Association and hypertexts
What a lot of creative projects we saw today--I'm really impressed by what's been created. Everyone started with the same material but were inspired to develop such individual interpretations--hats off!
But anyway, I wanted to go a bit further with tophat1's post about the non-fictional nature of a lot of the hypertexts our class seems to have created. We've had "autobiographies," reflections on a Los-Angeles state of mind, family trees... They've all been really cool.
But this made me wonder: why is it that our memories seem to lend themselves so well to hypertexts? This seems to be something that Oz's project (as well as Nightowl's) are addressing. I keep thinking of silversprung's comment on how hypertexts, like thought, are associative. Is it this richness of association, all wrapped up in our memories, that we're seeing expressed in these nonfictional hypertexts?
I felt that this idea of association in memory was particularly noticeable in zoey's presentation on the Los Angeles that her parents had experienced--the links between phrases and signs, between her mother's desk calendar and different stories... Perhaps a hypertext best expresses the way that we sort and catalogue ideas in our minds--we have our own filing systems that aren't linear, rather they overlap.
Another interesting aspect to this question is what happens when these links, these filing systems, break down (which, if I understand correctly, is what a lot of Oz's project is looking at)?

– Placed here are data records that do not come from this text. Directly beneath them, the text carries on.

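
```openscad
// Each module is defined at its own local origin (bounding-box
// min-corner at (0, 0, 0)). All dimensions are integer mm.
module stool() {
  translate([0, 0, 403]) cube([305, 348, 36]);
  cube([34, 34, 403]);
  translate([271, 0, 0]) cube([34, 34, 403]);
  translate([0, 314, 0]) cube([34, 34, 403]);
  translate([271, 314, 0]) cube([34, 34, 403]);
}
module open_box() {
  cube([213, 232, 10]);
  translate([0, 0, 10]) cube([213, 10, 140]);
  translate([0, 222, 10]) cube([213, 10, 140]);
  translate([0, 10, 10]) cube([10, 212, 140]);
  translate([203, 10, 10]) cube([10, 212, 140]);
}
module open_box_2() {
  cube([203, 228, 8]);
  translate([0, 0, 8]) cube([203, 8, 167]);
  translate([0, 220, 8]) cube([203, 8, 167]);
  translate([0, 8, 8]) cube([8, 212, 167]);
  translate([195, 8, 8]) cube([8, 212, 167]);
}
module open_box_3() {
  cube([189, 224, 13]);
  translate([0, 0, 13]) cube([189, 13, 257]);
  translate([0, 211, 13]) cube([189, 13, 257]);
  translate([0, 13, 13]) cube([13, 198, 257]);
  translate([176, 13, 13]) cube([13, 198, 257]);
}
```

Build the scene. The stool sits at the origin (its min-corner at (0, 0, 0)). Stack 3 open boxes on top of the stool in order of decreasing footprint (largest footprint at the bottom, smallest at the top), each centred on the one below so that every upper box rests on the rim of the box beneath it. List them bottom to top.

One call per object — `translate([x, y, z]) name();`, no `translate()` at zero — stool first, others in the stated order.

stool();
translate([46, 58, 439]) open_box();
translate([51, 60, 589]) open_box_2();
translate([58, 62, 764]) open_box_3();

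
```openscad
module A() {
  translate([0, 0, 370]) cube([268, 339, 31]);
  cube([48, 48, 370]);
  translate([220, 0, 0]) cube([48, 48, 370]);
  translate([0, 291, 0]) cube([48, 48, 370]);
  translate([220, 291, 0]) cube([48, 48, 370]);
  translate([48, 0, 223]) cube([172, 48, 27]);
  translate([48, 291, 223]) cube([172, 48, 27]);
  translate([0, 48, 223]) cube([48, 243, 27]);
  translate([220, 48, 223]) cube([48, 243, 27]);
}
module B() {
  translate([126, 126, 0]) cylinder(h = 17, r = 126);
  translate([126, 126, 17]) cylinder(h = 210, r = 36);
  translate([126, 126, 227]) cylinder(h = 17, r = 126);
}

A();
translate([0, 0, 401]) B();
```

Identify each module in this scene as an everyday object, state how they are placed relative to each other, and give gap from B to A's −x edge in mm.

A is a stool. B is a spool. The spool is on top of the stool. The gap from the spool to the stool's −x edge is 0 mm.

The spool's min-x is at 0; the stool's min-x is 0; gap = 0 mm.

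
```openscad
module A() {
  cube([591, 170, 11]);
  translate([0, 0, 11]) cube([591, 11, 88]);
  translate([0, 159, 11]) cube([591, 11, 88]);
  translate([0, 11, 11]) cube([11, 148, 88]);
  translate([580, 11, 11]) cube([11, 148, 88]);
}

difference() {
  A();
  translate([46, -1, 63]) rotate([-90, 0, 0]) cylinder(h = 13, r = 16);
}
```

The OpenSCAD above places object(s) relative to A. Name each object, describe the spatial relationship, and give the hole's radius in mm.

A is an open box. The open box has a circular hole through its front wall. The hole's radius is 16 mm.

The subtracted cylinder has r = 16 mm.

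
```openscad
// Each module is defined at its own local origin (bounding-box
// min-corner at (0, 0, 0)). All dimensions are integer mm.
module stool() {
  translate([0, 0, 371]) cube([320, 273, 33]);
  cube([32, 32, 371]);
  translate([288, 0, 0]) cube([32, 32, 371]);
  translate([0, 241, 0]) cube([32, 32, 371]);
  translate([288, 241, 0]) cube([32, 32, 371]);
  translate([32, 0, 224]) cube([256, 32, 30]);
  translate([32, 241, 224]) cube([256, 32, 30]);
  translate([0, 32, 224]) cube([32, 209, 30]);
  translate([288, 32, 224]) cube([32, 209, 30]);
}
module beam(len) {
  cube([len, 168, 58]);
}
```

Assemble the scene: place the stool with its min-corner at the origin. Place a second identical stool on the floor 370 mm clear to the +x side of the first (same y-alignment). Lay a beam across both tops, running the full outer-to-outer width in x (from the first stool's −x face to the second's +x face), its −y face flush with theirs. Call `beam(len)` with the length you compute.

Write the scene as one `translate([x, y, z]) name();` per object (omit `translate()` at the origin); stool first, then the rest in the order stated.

stool();
translate([690, 0, 0]) stool();
translate([0, 0, 404]) beam(1010);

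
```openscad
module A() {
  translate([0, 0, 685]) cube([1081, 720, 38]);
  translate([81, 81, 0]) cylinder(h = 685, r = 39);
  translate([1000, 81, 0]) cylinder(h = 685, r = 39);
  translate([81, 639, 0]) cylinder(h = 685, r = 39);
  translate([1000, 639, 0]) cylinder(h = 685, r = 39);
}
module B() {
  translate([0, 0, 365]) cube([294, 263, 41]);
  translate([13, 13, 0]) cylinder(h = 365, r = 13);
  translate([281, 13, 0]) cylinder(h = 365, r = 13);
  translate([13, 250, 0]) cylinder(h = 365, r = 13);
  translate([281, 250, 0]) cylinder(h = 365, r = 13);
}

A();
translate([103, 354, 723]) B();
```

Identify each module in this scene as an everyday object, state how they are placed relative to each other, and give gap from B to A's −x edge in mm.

A is a table. B is a stool. The stool is on top of the table. The gap from the stool to the table's −x edge is 103 mm.

The stool's min-x is at 103; the table's min-x is 0; gap = 103 mm.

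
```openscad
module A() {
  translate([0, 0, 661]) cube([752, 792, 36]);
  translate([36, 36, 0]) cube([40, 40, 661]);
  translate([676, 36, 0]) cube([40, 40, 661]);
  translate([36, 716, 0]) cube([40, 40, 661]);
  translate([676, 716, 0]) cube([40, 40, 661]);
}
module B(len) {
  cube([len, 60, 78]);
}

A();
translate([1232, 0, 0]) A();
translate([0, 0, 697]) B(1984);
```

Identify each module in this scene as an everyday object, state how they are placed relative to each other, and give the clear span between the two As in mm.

A is a table. B is a beam. A beam spans the tops of two tables. The clear span between the two tables is 480 mm.

Second table starts at x = 1232; first ends at x = 752; clear span = 1232 − 752 = 480 mm.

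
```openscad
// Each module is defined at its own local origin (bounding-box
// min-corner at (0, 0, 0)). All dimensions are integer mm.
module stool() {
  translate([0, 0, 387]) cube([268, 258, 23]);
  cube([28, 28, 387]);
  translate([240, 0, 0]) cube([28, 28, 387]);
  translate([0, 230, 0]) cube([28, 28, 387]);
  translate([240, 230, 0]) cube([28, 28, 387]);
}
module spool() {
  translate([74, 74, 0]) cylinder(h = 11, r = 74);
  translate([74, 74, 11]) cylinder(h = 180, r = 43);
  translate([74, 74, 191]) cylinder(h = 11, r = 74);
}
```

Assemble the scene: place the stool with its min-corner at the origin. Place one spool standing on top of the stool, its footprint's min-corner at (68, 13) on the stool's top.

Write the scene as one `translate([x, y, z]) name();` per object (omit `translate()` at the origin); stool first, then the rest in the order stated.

stool();
translate([68, 13, 410]) spool();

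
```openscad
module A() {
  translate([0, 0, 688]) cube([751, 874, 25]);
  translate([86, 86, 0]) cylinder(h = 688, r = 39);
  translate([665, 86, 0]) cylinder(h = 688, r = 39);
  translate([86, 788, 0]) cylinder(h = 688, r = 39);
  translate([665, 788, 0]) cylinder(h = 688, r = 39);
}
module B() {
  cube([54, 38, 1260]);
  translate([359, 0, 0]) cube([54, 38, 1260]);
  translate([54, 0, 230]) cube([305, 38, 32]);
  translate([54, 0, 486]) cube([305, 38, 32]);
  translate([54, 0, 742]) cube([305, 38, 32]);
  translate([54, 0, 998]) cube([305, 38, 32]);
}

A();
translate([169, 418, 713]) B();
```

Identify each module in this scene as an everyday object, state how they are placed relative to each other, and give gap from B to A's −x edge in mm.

The ladder's min-x is at 169; the table's min-x is 0; gap = 169 mm.

A is a table. B is a ladder. The ladder is on top of the table, centred. The gap from the ladder to the table's −x edge is 169 mm.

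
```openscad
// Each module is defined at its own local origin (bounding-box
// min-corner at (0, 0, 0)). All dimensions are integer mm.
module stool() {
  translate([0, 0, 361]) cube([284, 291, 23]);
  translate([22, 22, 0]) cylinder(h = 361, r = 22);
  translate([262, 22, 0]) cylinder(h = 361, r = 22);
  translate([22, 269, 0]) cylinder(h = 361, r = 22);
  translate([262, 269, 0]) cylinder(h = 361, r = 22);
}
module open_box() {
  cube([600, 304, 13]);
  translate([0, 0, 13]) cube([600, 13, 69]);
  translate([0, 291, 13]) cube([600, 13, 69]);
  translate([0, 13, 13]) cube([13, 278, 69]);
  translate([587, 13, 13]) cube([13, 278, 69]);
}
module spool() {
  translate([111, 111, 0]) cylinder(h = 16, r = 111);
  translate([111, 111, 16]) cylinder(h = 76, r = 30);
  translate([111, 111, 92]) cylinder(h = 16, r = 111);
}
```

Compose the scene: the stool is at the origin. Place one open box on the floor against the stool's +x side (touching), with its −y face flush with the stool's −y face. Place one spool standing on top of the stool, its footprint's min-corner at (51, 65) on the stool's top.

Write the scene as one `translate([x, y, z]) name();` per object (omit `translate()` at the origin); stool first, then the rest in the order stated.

stool();
translate([284, 0, 0]) open_box();
translate([51, 65, 384]) spool();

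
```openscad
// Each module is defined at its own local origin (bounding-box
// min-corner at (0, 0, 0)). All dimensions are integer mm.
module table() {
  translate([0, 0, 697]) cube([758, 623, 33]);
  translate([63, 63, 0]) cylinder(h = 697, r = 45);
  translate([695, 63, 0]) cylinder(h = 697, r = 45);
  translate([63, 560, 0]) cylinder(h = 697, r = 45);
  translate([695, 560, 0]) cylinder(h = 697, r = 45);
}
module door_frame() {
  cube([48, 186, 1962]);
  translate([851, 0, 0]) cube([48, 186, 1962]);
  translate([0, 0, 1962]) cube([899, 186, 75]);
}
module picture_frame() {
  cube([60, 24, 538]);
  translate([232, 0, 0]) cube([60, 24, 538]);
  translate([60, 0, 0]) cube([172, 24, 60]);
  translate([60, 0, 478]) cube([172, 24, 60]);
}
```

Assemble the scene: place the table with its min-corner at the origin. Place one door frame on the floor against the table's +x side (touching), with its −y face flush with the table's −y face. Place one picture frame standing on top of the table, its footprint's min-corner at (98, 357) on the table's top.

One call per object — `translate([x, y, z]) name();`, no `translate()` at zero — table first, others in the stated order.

table();
translate([758, 0, 0]) door_frame();
translate([98, 357, 730]) picture_frame();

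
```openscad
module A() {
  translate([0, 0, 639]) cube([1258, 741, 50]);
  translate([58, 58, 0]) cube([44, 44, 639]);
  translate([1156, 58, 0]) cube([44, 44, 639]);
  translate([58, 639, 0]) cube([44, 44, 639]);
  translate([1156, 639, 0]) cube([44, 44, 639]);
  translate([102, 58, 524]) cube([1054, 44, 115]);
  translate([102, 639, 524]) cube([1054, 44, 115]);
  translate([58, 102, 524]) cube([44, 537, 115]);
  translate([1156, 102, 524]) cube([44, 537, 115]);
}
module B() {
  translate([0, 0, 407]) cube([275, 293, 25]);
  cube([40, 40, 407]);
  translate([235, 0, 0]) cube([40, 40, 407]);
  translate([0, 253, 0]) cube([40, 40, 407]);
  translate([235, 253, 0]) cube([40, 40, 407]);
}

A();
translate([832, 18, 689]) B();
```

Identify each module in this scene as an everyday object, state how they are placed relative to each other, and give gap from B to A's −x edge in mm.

The stool's min-x is at 832; the table's min-x is 0; gap = 832 mm.

A is a table. B is a stool. The stool is on top of the table. The gap from the stool to the table's −x edge is 832 mm.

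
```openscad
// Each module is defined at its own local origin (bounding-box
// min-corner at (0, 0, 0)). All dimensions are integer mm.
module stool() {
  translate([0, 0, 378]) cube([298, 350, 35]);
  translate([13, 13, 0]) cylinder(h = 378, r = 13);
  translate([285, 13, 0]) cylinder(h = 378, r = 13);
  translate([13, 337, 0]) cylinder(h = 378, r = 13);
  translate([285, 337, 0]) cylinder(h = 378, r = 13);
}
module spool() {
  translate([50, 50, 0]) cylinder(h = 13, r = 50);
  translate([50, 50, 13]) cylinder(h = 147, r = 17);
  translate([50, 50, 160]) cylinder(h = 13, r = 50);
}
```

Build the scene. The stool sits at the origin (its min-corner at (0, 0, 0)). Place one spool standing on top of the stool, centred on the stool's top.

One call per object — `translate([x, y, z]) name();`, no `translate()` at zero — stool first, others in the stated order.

stool();
translate([99, 125, 413]) spool();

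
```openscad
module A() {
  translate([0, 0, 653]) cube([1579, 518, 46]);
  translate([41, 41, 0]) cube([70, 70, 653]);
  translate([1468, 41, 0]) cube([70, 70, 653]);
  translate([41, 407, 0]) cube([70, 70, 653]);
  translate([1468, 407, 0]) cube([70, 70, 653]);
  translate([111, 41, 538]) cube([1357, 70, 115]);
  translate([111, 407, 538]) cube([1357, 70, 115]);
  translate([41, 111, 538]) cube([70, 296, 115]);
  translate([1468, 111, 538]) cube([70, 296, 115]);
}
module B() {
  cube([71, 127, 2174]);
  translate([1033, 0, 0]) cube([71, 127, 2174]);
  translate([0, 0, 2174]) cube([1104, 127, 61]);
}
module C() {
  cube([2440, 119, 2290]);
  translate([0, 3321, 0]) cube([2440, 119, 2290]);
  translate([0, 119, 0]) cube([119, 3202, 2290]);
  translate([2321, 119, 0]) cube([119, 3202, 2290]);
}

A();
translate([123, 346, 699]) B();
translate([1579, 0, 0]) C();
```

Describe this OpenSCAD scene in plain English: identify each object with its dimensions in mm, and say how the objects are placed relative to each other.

A is a table with a 1579×518 mm rectangular top, 46 mm thick, top surface at z = 699 mm, supported by four 70×70 mm square legs, each inset 41 mm from the nearest pair of top edges, running from the floor. Four apron rails, 70 mm thick and 115 mm tall, run between adjacent legs with their top edges flush with the underside of the top and their outer faces flush with the legs' outer faces.

B is a door frame. The clear opening is 962 mm wide and 2174 mm high. Two 71 mm wide jambs, 127 mm deep, stand either side of the opening from the floor to the top of the opening. A 61 mm thick head sits across the top of both jambs, spanning the full outside width of the frame.

C is a box-shaped house frame (walls only): outside footprint 2440×3440 mm, wall height 2290 mm, wall thickness 119 mm. The two y-facing walls run the full x-width; the two x-facing walls fit between the inner faces of the y-facing walls.

The door frame is on top of the table. The house frame is against the table's +x side, with their −y faces flush.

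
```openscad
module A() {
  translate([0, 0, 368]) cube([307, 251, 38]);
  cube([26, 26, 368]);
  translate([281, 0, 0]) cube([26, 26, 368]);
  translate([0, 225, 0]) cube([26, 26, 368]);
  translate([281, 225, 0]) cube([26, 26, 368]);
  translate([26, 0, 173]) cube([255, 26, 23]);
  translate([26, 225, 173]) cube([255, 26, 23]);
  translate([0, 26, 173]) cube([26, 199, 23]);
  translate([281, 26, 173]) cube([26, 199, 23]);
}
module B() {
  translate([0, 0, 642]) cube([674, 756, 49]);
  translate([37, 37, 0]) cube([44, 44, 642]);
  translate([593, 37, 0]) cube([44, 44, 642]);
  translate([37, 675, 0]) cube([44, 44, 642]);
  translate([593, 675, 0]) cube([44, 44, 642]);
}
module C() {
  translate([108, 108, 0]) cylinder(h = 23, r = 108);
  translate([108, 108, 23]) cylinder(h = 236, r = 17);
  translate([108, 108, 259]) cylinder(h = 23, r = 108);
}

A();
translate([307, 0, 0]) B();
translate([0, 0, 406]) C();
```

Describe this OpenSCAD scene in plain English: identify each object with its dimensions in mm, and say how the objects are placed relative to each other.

A is a four-legged stool. The seat is 307×251 mm, 38 mm thick, top at z = 406 mm. It stands on four square legs, each 26×26 mm in cross-section, from z = 0 to the seat underside, each flush with a corner of the seat. Four stretchers, 26 mm wide and 23 mm tall, connect adjacent legs with their undersides at z = 173 mm, each running between the inner faces of the legs it joins and aligned with the legs' outer faces on the other axis.

B is a table: top 674 mm (x) × 756 mm (y), 49 mm thick, upper face at z = 691 mm, on four 44×44 mm square legs, each inset 37 mm from the nearest pair of top edges, running from z = 0 to the bottom of the top.

C is a spool: two coaxial disc flanges of radius 108 mm and thickness 23 mm, joined by a core cylinder of radius 17 mm and height 236 mm. The lower flange rests on z = 0 and the three cylinders share a vertical axis.

The table is against the stool's +x side, with their −y faces flush. The spool is on top of the stool.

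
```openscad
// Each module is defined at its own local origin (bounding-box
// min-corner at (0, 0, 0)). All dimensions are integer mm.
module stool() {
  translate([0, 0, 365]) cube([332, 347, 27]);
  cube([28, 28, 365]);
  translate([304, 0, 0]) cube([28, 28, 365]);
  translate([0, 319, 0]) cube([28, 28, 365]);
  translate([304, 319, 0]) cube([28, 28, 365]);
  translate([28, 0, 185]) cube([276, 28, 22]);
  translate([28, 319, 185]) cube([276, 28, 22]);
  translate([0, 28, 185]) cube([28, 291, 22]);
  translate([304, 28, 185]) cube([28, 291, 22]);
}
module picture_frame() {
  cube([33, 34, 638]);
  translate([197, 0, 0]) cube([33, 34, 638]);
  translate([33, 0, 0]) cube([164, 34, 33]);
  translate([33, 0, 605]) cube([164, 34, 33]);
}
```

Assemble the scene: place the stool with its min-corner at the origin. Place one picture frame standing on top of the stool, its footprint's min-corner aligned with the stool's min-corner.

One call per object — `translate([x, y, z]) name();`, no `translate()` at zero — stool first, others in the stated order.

stool();
translate([0, 0, 392]) picture_frame();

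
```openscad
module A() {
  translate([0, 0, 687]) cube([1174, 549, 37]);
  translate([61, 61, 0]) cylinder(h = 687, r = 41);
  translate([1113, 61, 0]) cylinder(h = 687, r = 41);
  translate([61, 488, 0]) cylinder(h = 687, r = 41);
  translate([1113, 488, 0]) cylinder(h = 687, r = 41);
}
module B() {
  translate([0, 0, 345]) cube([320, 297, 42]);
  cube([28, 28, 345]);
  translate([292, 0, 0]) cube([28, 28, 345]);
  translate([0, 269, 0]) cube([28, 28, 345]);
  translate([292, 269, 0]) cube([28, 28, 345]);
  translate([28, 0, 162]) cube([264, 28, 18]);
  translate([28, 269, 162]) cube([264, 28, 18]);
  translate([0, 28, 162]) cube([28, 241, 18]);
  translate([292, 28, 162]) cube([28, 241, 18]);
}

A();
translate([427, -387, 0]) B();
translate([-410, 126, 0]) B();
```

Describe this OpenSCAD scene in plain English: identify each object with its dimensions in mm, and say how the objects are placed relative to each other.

A is a table: top 1174 mm (x) × 549 mm (y), 37 mm thick, upper face at z = 724 mm, on four round legs of 82 mm diameter, each leg's bounding box inset 20 mm from the nearest pair of top edges, running from z = 0 to the bottom of the top.

B is a four-legged stool. The seat is 320×297 mm, 42 mm thick, top at z = 387 mm. It stands on four square legs, each 28×28 mm in cross-section, from z = 0 to the seat underside, each flush with a corner of the seat. Four stretchers, 28 mm wide and 18 mm tall, connect adjacent legs with their undersides at z = 162 mm, each running between the inner faces of the legs it joins and aligned with the legs' outer faces on the other axis.

Two stools sit around the table at the −y, −x sides.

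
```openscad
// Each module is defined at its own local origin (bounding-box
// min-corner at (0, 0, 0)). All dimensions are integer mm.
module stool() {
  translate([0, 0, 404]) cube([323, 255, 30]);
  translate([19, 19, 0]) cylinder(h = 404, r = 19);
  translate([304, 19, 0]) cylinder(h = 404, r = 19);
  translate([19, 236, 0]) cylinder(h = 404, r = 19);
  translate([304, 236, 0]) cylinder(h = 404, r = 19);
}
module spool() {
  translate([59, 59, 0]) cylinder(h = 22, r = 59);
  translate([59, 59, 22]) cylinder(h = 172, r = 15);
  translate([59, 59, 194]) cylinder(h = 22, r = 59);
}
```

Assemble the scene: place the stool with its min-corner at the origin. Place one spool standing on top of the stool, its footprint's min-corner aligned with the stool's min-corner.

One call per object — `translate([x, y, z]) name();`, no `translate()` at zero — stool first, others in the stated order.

stool();
translate([0, 0, 434]) spool();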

Anyway, it just seemed really cool, and I'm not through sorting it all out yet.
So thank you all for some really awesome projects!
more on association and hypertexts
Thanks for this post, marmalade. Not only are your thoughts on the analogy between the associative nature of hypertexts and the associative nature of memory really spot on (or at least really in line with the thoughts that inspired my final project), but your clear, succinct articulation of these thoughts, e.g.:
Another interesting aspect to this question is what happens when these links, these filing systems, break down (which, if I understand correctly, is what a lot of Oz's project is looking at)
accomplish what I was worried my presentation did not...I felt like the only way I could start talking about my ideas about hypertext, memory, and my project was as an associative ramble that probably sounded a lot like a hypertext might read, and I'm really glad to hear that some of my ideas got across anyway (and to have them rephrased for me so much more clearly)!